Operating System - HP-UX
1834458 Members
3218 Online
110067 Solutions
New Discussion

Re: CDE and Network in conflict

 
sandro ginnari
Occasional Contributor

CDE and Network in conflict

I have a problem with the network and CDE.
When I configure the network the CDE dose not work. If I disconnect the network cde starts working again!
What happened?
In the /var/dt/Xerrors i found this:
host name is not valid setting display:0

Can someone help me?
Sandro
5 REPLIES 5
Andy Monks
Honored Contributor

Re: CDE and Network in conflict

Looks like your networking isn't setup correctly on this machine.

Check that /etc/hosts is correct (and that the 'hostname' command matches what is in there).

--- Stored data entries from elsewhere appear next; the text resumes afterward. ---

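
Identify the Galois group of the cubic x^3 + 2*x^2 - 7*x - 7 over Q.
Gal(K/Q) = S_3 (symmetric group of order 6)

Compute the discriminant of x^3 + (2)*x^2 + (-7)*x + (-7): Δ = 2233. Since Δ is not a rational square, the Galois group is not contained in A_3; it must be the full S_3 (irreducibility of the cubic rules out anything smaller).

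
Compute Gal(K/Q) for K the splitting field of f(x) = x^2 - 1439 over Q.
Gal(K/Q) = Z/2Z (cyclic of order 2)

x^2 - 1439 is irreducible over Q since 1439 is not a rational square. The splitting field Q(sqrt(1439)) has degree 2 over Q, and its unique nontrivial automorphism is sqrt(1439) ↦ -sqrt(1439). Hence Gal(Q(sqrt(1439))/Q) = Z/2Z.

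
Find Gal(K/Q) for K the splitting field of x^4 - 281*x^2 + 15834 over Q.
Gal(K/Q) = V_4 (Klein four-group, Z/2Z × Z/2Z)

f factors as (x^2 - 78)(x^2 - 203), so the splitting field is K = Q(sqrt(78), sqrt(203)). The elements 78, 203, 15834 are all non-squares in Q, so sqrt(78) and sqrt(203) generate independent quadratic extensions. Thus [K:Q] = 4 and Gal(K/Q) is generated by the two order-2 automorphisms sqrt(78) ↦ -sqrt(78) and sqrt(203) ↦ -sqrt(203), giving V_4.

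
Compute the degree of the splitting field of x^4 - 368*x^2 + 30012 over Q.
[K:Q] = 4

f factors as (x^2 - 122)(x^2 - 246); the splitting field is K = Q(sqrt(122), sqrt(246)). Since 122, 246, and 30012 are all non-squares in Q, the three subfields Q(sqrt(122)), Q(sqrt(246)), Q(sqrt(30012)) are distinct degree-2 extensions, so [K:Q] = 4 (Klein four Galois group).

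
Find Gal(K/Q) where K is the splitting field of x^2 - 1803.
Gal(K/Q) = Z/2Z (cyclic of order 2)

x^2 - 1803 is irreducible over Q since 1803 is not a rational square. The splitting field Q(sqrt(1803)) has degree 2 over Q, and its unique nontrivial automorphism is sqrt(1803) ↦ -sqrt(1803). Hence Gal(Q(sqrt(1803))/Q) = Z/2Z.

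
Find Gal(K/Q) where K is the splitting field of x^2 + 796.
Gal(K/Q) = Z/2Z (cyclic of order 2)

x^2 + 796 is irreducible over Q since -796 is not a rational square. The splitting field Q(sqrt(-796)) has degree 2 over Q, and its unique nontrivial automorphism is sqrt(-796) ↦ -sqrt(-796). Hence Gal(Q(sqrt(-796))/Q) = Z/2Z.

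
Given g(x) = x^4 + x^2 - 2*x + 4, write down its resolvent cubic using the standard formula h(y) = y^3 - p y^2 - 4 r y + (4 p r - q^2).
h(y) = y^3 - y^2 - 16*y + 12

Identify coefficients: p = 1, q = -2, r = 4.
Plug into h(y) = y^3 - p y^2 - 4 r y + (4 p r - q^2):
  h(y) = y^3 - (1) y^2 - 4*(4) y + (4*(1)*(4) - (-2)^2)
       = y^3 + (-1) y^2 + (-16) y + (12).
Simplifying: h(y) = y^3 - y^2 - 16*y + 12.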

If your using DNS, check that your hostname resolves correctly (and just because your using DNS, /etc/hosts still must be correct for your hostname and localhost).
CHRIS_ANORUO
Honored Contributor

Re: CDE and Network in conflict

Please check if you have an ip-address conflict.
check the file /etc/rc.config.d/netconf for the node name and ip-address
run ifconfig
re-run the cde start up program dtlogin start
When We Seek To Discover The Best In Others, We Somehow Bring Out The Best In Ourselves.
Venu_2
Regular Advisor

Re: CDE and Network in conflict

Hi,

I agree with the above two. Hope this could help you.

While going to CDE HP-UX checks for all networking parameters during which it is finding some problem and comming out.

Check for your /etc/nsswitch.conf which contains the search order.

if you donot have dns the first options should be files

regards

venu

David Rodman
Frequent Advisor

Re: CDE and Network in conflict

I hvae also had this problem in CDE. It appears to want to do a reverse lookup
on the host name and make sure that it is not being spoofed.
To check the host name use the command : hostname
To check what CDE is getting use the command: nslookup

Any mismatch in your hosts file or DNS could result in the error you saw.

good luck
Sunny Chen
Occasional Advisor

Re: CDE and Network in conflict

Yes, I got this kind of problem a lot of time. Just because Xserver can't find the host, if we don't setup the network correctly. My way:
1. Check /etc/hosts or type "hostname" to check your hostname.
2. Make sure your IP is not a duplicate IP on the whole network.
3. Check /etc/resolv.conf, if you have that means you have DNS setting, make sure your /etc/nsswitch.conf setting is correct.
4. use "nslookup", type your hostname, and make sure you can get the correct response.
5. After these, should be fine.
Life is 10 percent what you make it and 90 percent how you take it.